Alcatel-Lucent (Euronext Paris and NYSE: ALU) and A1, the Austrian subsidiary of Telekom Austria Group, have conducted the field trial of a 1-Gbps variant of G.fast developed by Alcatel-Lucent's Bell Labs. The demonstration saw 1.1 Gbps transmitted over 70 m of outside plant copper cabling.

Jul 2nd, 2013

Alcatel-Lucent (Euronext Paris and NYSE: ALU) and A1, the Austrian subsidiary of Telekom Austria Group, have conducted the field trial of a 1-Gbps variant of G.fast developed by Alcatel-Lucent's Bell Labs. The demonstration saw 1.1 Gbps transmitted over 70 m of outside plant copper cabling.

The ITU-T is currently establishing standards for G.fast, which is expected to be the next step after VDSL2 vectoring in the drive to squeeze as much life out of copper plant as possible before a move to fiber to the home (FTTH) or building (FTTB). The current expectation for top-end G.fast transmission is 500 Mbps over 100 m or less. However, several technology vendors have experimented with higher speeds at shorter distances, including Bell Labs.

Bell Labs has added vectoring to G.fast to enable the 1-Gbps capability. Alcatel-Lucent expects the technology could find a role in carrier networks in applications where installing fiber is too expensive or logistically unfeasible. This could include in-building customer connections in an FTTB scenario, for example.

The trial included transmission over copper of varying quality. Over a single, good quality cable, the technicians achieved 1.1 Gbps over 70 m and 800 Mbps over 100 m. On older unshielded cables, the G.fast technology supported 500 Mbps over 100 m on a single line and 60 Mbps over two lines where crosstalk ensued. When vectoring was added, signal support increased to the G.fast specification of 500 Mbps over 100m.

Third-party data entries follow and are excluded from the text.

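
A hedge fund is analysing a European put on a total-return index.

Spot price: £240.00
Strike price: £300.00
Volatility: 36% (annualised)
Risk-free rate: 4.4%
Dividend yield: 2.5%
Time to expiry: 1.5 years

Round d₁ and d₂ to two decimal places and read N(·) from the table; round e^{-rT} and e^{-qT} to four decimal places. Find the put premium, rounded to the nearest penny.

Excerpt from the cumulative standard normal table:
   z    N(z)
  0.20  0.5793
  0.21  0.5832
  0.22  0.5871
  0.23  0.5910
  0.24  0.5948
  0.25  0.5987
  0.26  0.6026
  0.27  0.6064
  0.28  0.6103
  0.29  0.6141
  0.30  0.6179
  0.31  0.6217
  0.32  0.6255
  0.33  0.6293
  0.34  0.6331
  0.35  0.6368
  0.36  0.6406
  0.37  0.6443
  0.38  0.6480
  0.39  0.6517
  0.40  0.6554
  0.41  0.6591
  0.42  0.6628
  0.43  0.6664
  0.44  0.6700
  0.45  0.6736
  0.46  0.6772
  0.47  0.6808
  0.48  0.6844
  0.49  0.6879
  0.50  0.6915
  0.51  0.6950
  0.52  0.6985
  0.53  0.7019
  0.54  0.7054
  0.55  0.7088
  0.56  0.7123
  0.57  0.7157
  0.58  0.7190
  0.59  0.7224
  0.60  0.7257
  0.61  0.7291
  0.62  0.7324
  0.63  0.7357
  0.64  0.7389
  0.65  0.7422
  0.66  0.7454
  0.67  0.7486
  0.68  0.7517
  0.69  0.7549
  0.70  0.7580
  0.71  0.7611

σ√T = 0.36 × 1.2247 = 0.4409
ln(S/K) + (r − q + σ²/2)T = ln(240/300) + (0.044 − 0.025 + 0.36²/2)·1.5 = -0.2231 + 0.1257 = -0.0974
d₁ = -0.0974 / 0.4409 = -0.2210 which rounds to -0.22
d₂ = d₁ − σ√T = -0.2210 − 0.4409 = -0.6619 which rounds to -0.66
exp(−qT) = exp(−0.025·1.5) = 0.9632;  exp(−rT) = exp(−0.044·1.5) = 0.9361
N(−d₂) = N(0.66) = 0.7454;  N(−d₁) = N(0.22) = 0.5871
P = 300·0.9361·0.7454 − 240·0.9632·0.5871 = 209.3307 − 135.7187 = 73.6119

£73.61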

"Telekom Austria Group´s A1 was an early adopter of Alcatel-Lucent's VDSL2 vectoring because we understand the value of upgrading our existing copper infrastructure to give our customers the best possible broadband service,” said Hans Pichler, Chief Technology officer at Telekom Austria Group. “We are pleased to be working with Alcatel-Lucent at the cutting-edge of fixed broadband technology to look at the possibilities of G.fast vectoring."

The ITU-T is expected to ratify G.fast specifications by the end of this year or early in 2014. In a press release, Alcatel-Lucent estimates that G.fast technology “won't be commercially available for several years.” However, sources at the company and elsewhere suggest that G.fast technology could appear as early as the middle or end of next year.